Les mauvais jours étant passés, le peuple qui s'était enfui de la ville y retourna. Témoins de la charité que sainte Anne avait déployée envers leurs enfants, les habitants de Bethléem se disaient : '' Nous savons quels grands bienfaits cette femme nous a procurés en ces lugubres circonstances, et nous n'ignorons pas d'ailleurs que toute sa vie elle la passe à rendre la santé aux malades, aux aveugles, aux boiteux et paralytiques. Rappelons-nous, à notre grande confusion, que sa fille Marie a dû se loger la nuit dans une étable abandonnée, sans que personne de nous vînt à son secours." — "0 miséricordieuse matrone, disaient-ils encore à sainte Anne, vous êtes étrangère à tout sentiment de rancune ou de vengeance ; vraiment vous n'avez pas votre pareille parmi les filles d'Israël. Comment pourrons-nous convenablement vous récompenser pour tous les biens dont vous nous avez comblés ? Nous savons que cela n'est point en notre pouvoir ! Le ciel avec ses joies infinies et éternelles peut seul payer dignement vos inestimables services ! "

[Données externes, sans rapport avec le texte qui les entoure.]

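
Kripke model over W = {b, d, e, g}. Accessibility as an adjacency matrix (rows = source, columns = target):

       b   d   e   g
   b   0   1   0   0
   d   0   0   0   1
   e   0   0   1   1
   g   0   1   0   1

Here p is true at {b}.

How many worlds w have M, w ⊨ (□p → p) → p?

1

b: □p → p is T, p is T. ✓
d: □p → p is T, p is F. ✗
e: □p → p is T, p is F. ✗
g: □p → p is T, p is F. ✗
Satisfying worlds: {b}.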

Examinons ici notre cœur. La rancune et la vengeance n'y sont-elles pas logées dans quelque coin ? Ce sont-là deux infâmes vipères qui sont filles de l'orgueil. Il faut de suite leur écraser la tête. La noblesse de caractère passe l'éponge sur les injures et rend le bien pour le mal. La dureté de cœur n'est-elle pas chez nous un défaut habituel ? A l'exemple de sainte Anne, montrons-nous compatissants à l'égard de tous ceux qui sont abreuvés de peines. La charité envers le prochain est la sœur de l'amour de Dieu.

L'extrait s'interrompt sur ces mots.